Seinen Arbeitsvertrag hat Galán nicht mit der Metro, die der konservativen autonomen Regionalregierung unterstellt ist, sondern mit einem Subunternehmen, der Seguridad Integral Canaria (SIC). Seit Jahren werden diese Arbeiten nicht von der Stammbelegschaft, sondern von privaten Subunternehmen ausgeführt. Zur Auswahl des billigsten Anbieters finden regelmäßig Ausschreibungen statt. Die Madrider Metro betreibt derzeit 12 Linien mit 294 Kilometer Länge.

Daniel Galán wurde beim letzten Betreiberwechsel im Jahr 2013 zusammen mit seinen Kollegen von der SIC übernommen. Die Firma ist Teil des großen Mischkonzerns Ralons, der im Sicherheits- und Reinigungsgewerbe weit über den kanarischen Stammsitz hinaus in vielen spanischen Städten vertreten ist. Konzernchef ist der Multimillionär Miguel Ángel Ramírez Alonso, der politisch gut vernetzt ist und als Präsident der Fußball-Erstligisten Unión Deportiva Las Palmas fungiert. Er behauptet, die für Lohnauszahlung vorgesehenen Firmenkonten seien von den Behörden gesperrt worden.

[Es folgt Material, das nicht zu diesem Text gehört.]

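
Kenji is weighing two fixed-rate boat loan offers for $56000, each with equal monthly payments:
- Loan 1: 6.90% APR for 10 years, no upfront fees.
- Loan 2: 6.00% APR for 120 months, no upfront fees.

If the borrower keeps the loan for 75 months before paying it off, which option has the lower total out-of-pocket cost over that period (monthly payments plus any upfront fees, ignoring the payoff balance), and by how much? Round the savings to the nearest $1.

Loan 1: monthly rate = 6.9%/12 = 0.0057500; payment = 56,000 × 0.0057500 / (1 − (1+0.0057500)^−120) = $647.32.
Loan 2: at 6.00% the monthly rate is 0.0050000, so the payment is 56,000 × 0.0050000 / (1 − 1.0050000^−120) = $621.71.
Over 75 months: Loan 1 costs 75 × $647.32 = $48,549.00; Loan 2 costs 75 × $621.71 = $46,628.25.
Loan 2 is cheaper by $48,549.00 − $46,628.25 = $1,920.75.

Loan 2 by $1,921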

Galán lässt dies nicht gelten. »Wir verrichten unsere Arbeit und fordern unseren Lohn.« Den am 10. November ausgerufenen unbefristeten Streik für die volle Lohnauszahlung ließ die Regionalregierung mit Verweis auf ein partielles Streikverbot für sogenannte öffentliche Mindestdienste aussetzen. Seither gehen die SIC-Beschäftigten wieder ihrer Arbeit nach, schlagen aber neben ihrer Arbeit weiterhin Krach. Während Millionen Spanier ihren Urlaub genießen und Geschenke für die traditionell am 6. Januar stattfindende Bescherung einkaufen, machen sie mit Protestaktionen auf ihre Misere aufmerksam. Am Mittwoch erklärten sie den Eingang eines U-Bahnhofs zur »Mauer der Schande«. Eine Gruppe von Beschäftigten kettete sich symbolisch an und trug Schilder mit der Aufschrift »Moderne Sklaverei des 21. Jahrhunderts - vier Monate Arbeit ohne Lohn«. Für Freitag ist die nächste Protestkundgebung geplant.

Zur Aufmunterung haben die U-Bahn-Beschäftigten in dieser Woche eine eigene Weihnachtsfeier mit ihren Familien ausgerichtet, bei der Geschenke und Süßigkeiten an die Kinder und Lebensmittel an die Eltern verteilt wurden. »Wir werfen die Flinte nicht ins Korn«, macht Galán sich und seinen Kollegen Mut.